Hoy más que nunca, con la 'globalización' de Internet -aparición y consolidación
de la prensa digital junto a otras fórmulas de comunicación, como el blog, o aún
más, la 'edición colectiva' del coreano ohmynews y su fórmula del ciudadano-periodista-,
junto a la afluencia de fenómenos audivisuales de intercambio y 'a la carta' nuevos
-como youtube, flickr, etcétera-, la pregunta parece evidente: ¿Hacia dónde
se encamina la profesión periodista? ¿Es hoy periodista un ciudadano cualquiera,
como insiste en hacernos creer Yu-Jin Chang, redactor jefe internacional
de ohmaynews para Estados Unidos? Una o dos preguntas que, quizá, más interesados
estaban en conocer la respuesta los estudiantes que acuden a este Congreso. De
creer a Chang, el periodista es ya un animal en extinción, pero si, además, lo
unimos a lo que afirmó el director de ABC, José Antonio Zarzalejos,
en su ponencia en día antes, sobre que la supervivencia en la prensa escrita pasa
por una especialización en la que las distintas secciones puedan ser conformadas
no por periodistas al uso, sino por profesionales en sus respectivas ramas, el
futuro de los estudiantes de Ciencias de la Información está tan nublado que la
noche ártica.
Sin embargo, ni siquiera ése es el trasfondo que ha quedado
en el aire en esta jornada del Congreso de Valencia. La pregunta es sobre la credibilidad
del periodista y de los medios, si siguen vigentes los principios básicos del
periodismo: exactitud, precisión, justicia, independencia y transparencia, tal
y como señaló en la sesión inaugural Dan Gillmor, ese nuevo ídolo de los
amantes del 'cuaderno de bitácora' o 'blogs': "Por encima de los soportes presentes
y futuros, la mayor preocupación para el periodista debe ser tener una sólida
formación como profesional y unos buenos principios".
Ahora bien,
en estos momentos en que lo que algunos llamarían 'intrusismo globalizado', ¿gozan
de buena salud los medios 'tradicionales' [entiéndase impresos], al menos en esta
España nuestra". Hay algo en lo que han coincidido casi todos los ponentes: que,
efectivamente, la 'prensa tradicional', el actual modelo español -ahora tan cambiante,
aún a su pesar-, el periodismo, en definitiva, tal y como lo entendemos hasta
el momento está conectado con el stablishmen, pero no 'habla' con los ciudadanos,
no contestan a sus inquietudes. No sólo es una inquietud sólo de Lafuente, lo
es también de los citados Gillmor y Fogel y lo es también, por ejemplo, de Arsenio
Escolar, el director del gratuito 20 Minutos que se ha convertido en un 'gloguero'
por excelencia y que ha participado en una mesa redonda sobre este modelo periodístico
que arrasa en muchas partes del mundo -la prensa que no cuesta ni un duro-: hemos
llegado a observar con estupor cómo los periódicos se dedican a contestar unos
a otros -según los temas- perdiendo credibilidad.
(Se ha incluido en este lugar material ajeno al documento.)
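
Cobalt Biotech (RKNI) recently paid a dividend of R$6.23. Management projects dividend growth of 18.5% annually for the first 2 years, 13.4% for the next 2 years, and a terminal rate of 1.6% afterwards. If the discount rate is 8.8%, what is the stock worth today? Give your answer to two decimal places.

Three-stage DDM. Project D₁…D_4; terminal Gordon value at t=4 with g = 0.016; discount at r = 0.088.
D_1 = 7.3826
D_2 = 8.7483
D_3 = 9.9206
D_4 = 11.2500
TV_4 = 11.4300/(0.088−0.016) = 158.7494
P₀ = Σ Dₜ/(1+r)ᵗ + TV_4/(1+r)^4 = 143.1985

R$143.20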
O, en otras palabras, cómo los
lectores de El Mundo, por citar un ejemplo, creen que El País 'miente',
y cómo los lectores de El País califican de 'manipulador y mentiroso' a
El Mundo.
Es cierto, o al menos lo parece, que, como ha señalado en esta
segunda jornada del Congreso Albert Montagut, director del gratuito ADN,
"en Estados Unidos la gente no lee el New York Time: se cree el New York Time".
Aquí no. Porque la conclusión que se llevan los estudiantes puede ser que por
no creerse no deban creer ni el staff de los medios.